Ghana’s MEST innovation space is making moves, gearing up to launch a Pan-African VC fund in 2015, while expanding its IT training program into Nigeria and Kenya.
Based in Accra, MEST (full name Meltwater Entrepreneurial School of Technology) operates both as a tech institute and startup incubator. Its 12 month Entrepreneurs-in-Training (EIT) program infuses African techies with “a combination of hard IT and practical business skills to equip them to build successful commercial tech companies,” says MEST Managing Director Neal Hansch.
Some EIT graduates take their startup ideas to MEST’s current incubator fund– where ventures like customer service app Dropifi or electronic records platform Claimsync have received $50 to $100K seed rounds. The incubator (which invests around $1-2 million a year) has launched 20 companies to date. A handful have gone on to raise outside capital and two — Claimsync and messaging app Saya — have been acquired.
While MEST’s seed capital is currently limited to in-house EIT graduates, its new fund (beta name MEST Venture Partners) “will invest in MEST companies as well as companies outside of the MEST ecosystem,” said Hansch. “We see opportunities for a Pan-African fund providing early stage capital to the best and brightest entrepreneurs and companies in the sectors we’re most interested in, mainly digital businesses in ecommerce, edu-tech, digital media, fin-tech.”
Hansch would only name “when fundraising’s done” as a launch date and did not give a target value. He did confirm the new fund will make investments of $500K-$750K for early stage (live product) rounds, with occasional subsequent growth rounds reaching the $1-$2 million range.
These numbers may seem less than chump change to Silicon Valley players, but should be taken in context of the nascence of tech VC in Africa. Total annual VC to the continent’s IT startups is only expected to reach $600 million by 2018, per a Crunchbase assisted analysis.

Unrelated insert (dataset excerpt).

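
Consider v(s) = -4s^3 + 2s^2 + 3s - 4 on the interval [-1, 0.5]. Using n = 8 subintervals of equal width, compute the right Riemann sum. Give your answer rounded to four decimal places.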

“For perspective, a $50 million fund is effectively equivalent to a several hundred million dollar fund elsewhere,” explained Hansch. “On the venture side, seed stage investments for upstart companies are generally in the sub $100K range. We’re looking at $500K to seven figures for majority of our deal sizes…Most everywhere else this would be called micro VC, but in Africa that’s a pretty healthy size.”
MEST is tapping into global networks (namely its Silicon Valley office) for fundraising and will surely utilize its recently expanded IT entrepreneurship programs in Kenya and Nigeria for startup pitches.
As key pieces of Africa’s new tech ecosystem emerge (see July TechCrunch piece breaking it down), tech incubators and co-creation spaces have become a mainstay. Like MEST, many began and continue to operate as grant based institutions, receiving funds through foundations, corporate CSR, or even aid agencies.
A shift is emerging across Africa’s notable innovation spaces toward profit oriented, VC focused, startup accelerator models. The Savannah Fund grew out of iHub, Nigeria’s Co-Creation Hub launched its seed fund in 2014, and MEST Venture Partners will soon open a new tranche of investment to Africa’s startups.